We could not find any potential harmful effects regarding the frequency of drinking alcohol on CKD. A case–control study of 716 patients with incident ESRD and 361 age-matched population controls conducted by Perneger et al. [15] showed the presence of a significantly increased risk of ESRD among individuals who consumed more than 2 drinks per day as compared with those who abstained from alcohol (OR: 4.0; 95% CI, 1.2–13.0). In addition, Shankar et al. [12] examined the association between CKD and heavy alcohol consumption in a 5-year longitudinal analysis of 3,392 Americans without CKD. They found that heavy alcohol consumption, defined as 4 or more servings of alcohol per day, was associated with an increased risk of CKD (OR 1.99; 95% CI 0.99–4.01). However, the subjects among these 2 studies and ours differed; their studies either used subjects who were preexisting ESRD patients [15] or combined data for both men and women [12], whereas our study examined apparently healthy men.

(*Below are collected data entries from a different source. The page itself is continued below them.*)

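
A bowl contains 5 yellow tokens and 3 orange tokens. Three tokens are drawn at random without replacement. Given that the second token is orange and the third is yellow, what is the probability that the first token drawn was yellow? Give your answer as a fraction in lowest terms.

P(first=yellow and the second token is orange and the third is yellow) = (5/8)·(3/7)·(4/6) = 5/28.
P(E) = Σ over first color = 5/28 + 5/56 = 15/56.
By Bayes, P(first=yellow | E) = 5/28 / 15/56 = 2/3 ≈ 0.6667.

2/3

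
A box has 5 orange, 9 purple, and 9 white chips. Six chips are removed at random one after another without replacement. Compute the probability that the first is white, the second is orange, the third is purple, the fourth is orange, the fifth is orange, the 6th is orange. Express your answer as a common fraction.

Multiply the conditional probability of each draw in order, without replacement, so each draw removes one from its color and from the total.
P = (9/23) · (5/22) · (9/21) · (4/20) · (3/19) · (2/18) = 9/67298 ≈ 0.0001.

9/67298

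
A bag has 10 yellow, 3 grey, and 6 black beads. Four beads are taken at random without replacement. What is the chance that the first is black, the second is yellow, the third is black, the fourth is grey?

Multiply the conditional probability of each draw in order, without replacement, so each draw removes one from its color and from the total.
P = (6/19) · (10/18) · (5/17) · (3/16) = 25/2584 ≈ 0.0097.

25/2584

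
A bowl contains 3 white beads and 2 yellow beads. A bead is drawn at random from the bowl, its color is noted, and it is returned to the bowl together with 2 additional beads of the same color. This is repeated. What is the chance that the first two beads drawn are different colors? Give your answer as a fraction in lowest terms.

Either white then yellow, or yellow then white; after the first draw the total is 7.
P = (3/5)·(2/7) + (2/5)·(3/7) = 12/35 ≈ 0.3429.

12/35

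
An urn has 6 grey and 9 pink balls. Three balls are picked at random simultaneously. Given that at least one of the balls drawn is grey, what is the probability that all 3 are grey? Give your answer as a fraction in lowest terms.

P(all 3 grey) = C(6,3)/C(15,3) = 4/91; P(at least one grey) = 1 − C(9,3)/C(15,3) = 53/65.
Since 'all 3 grey' ⊆ 'at least one grey', P(all 3 | at least one) = 4/91 / 53/65 = 20/371 ≈ 0.0539.

20/371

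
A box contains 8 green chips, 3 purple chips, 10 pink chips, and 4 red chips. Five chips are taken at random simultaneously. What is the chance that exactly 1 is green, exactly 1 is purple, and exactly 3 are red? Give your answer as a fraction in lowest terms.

16/8855

Unordered draws without replacement: count favorable combinations over C(25,5).
Favorable = C(8,1) · C(3,1) · C(10,0) · C(4,3) = 96; total = C(25,5) = 53130.
P = 96/53130 = 16/8855 ≈ 0.0018.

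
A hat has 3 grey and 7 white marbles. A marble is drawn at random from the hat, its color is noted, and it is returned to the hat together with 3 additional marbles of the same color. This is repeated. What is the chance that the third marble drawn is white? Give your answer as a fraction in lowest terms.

Sum over the four possibilities for the first two draws (white/not-white each), tracking how the white count and total change by +3 per draw.
P(third is white) = 7/10 ≈ 0.7000. (In a Pólya urn every draw has the same marginal probability 7/10.)

7/10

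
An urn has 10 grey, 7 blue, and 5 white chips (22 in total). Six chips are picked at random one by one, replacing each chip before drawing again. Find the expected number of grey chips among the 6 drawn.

30/11

By linearity of expectation, E[X] = Σ P(draw i is grey); each independent draw has P(grey) = 10/22.
E[X] = 6 · 10/22 = 30/11 ≈ 2.7273.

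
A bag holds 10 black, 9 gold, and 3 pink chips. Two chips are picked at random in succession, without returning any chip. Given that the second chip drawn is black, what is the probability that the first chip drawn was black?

P(first=black and the second chip drawn is black) = (10/22)·(9/21) = 15/77.
P(the second chip drawn is black) = Σ over first color = 15/77 + 15/77 + 5/77 = 5/11.
By Bayes, P(first=black | the second chip drawn is black) = 15/77 / 5/11 = 3/7 ≈ 0.4286.

3/7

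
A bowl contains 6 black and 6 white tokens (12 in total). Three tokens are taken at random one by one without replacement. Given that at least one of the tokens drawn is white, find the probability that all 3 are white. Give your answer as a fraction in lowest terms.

1/10

P(all 3 white) = C(6,3)/C(12,3) = 1/11; P(at least one white) = 1 − C(6,3)/C(12,3) = 10/11.
Since 'all 3 white' ⊆ 'at least one white', P(all 3 | at least one) = 1/11 / 10/11 = 1/10 ≈ 0.1000.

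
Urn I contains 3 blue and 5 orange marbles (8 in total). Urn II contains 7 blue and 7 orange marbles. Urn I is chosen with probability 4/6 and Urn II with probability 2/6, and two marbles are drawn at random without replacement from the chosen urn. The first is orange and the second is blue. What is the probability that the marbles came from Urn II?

P(E | Urn I) = 15/56; P(E | Urn II) = 7/26.
P(E) = 2/3·15/56 + 1/3·7/26 = 293/1092.
By Bayes' rule, P(Urn II | E) = 7/78 / 293/1092 = 98/293 ≈ 0.3345.

98/293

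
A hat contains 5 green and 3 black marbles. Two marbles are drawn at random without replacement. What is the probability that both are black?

3/28

Multiply the conditional probability of each draw in order, without replacement, so each draw removes one from its color and from the total.
P = (3/8) · (2/7) = 3/28 ≈ 0.1071.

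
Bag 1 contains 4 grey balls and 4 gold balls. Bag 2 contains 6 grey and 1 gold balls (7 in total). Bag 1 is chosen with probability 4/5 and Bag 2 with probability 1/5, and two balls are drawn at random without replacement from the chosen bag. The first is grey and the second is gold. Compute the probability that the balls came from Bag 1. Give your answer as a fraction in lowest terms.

8/9

P(E | Bag 1) = 2/7; P(E | Bag 2) = 1/7.
P(E) = 4/5·2/7 + 1/5·1/7 = 9/35.
By Bayes' rule, P(Bag 1 | E) = 8/35 / 9/35 = 8/9 ≈ 0.8889.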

The current study has some limitations. First, the subjects of this study do not represent the general population because of age, gender, and health status limitations. Second, we assessed only men because of the small number of women who drink alcohol. Moreover, the interval between onset of drinking-related problems and entry into treatment appears to be shorter for women than for men [30]. Alcohol also affects women differently than men, since women metabolize alcohol more slowly [31]. Tolstrup et al. [32] reported an inverse association between frequency of drinking alcohol and risk of coronary heart disease in men; however, this relationship was not seen in women. Further studies into the sex differences in the association between alcohol consumption and CKD are required. Third, nondrinkers presumably include exdrinkers. Fourth, we did not assess association between amount of alcohol and CKD. Heavy alcohol drinking is positively associated with many problems such as cancers [33], and overall mortality [34] is higher among individuals with high alcohol intake compared with light consumers. Another study will be needed to assess heavy alcohol drinking and CKD. Fifth, our results are based on a cross-sectional analysis. However, it is unlikely that the estimated GFR would influence alcohol consumption, as people with history of physician-diagnosed CKD were excluded. A large-scale prospective study will be needed to reveal the long-term effects of alcohol consumption on CKD.

In conclusion, an inverse association was found between frequency of drinking alcohol and CKD in apparently healthy men.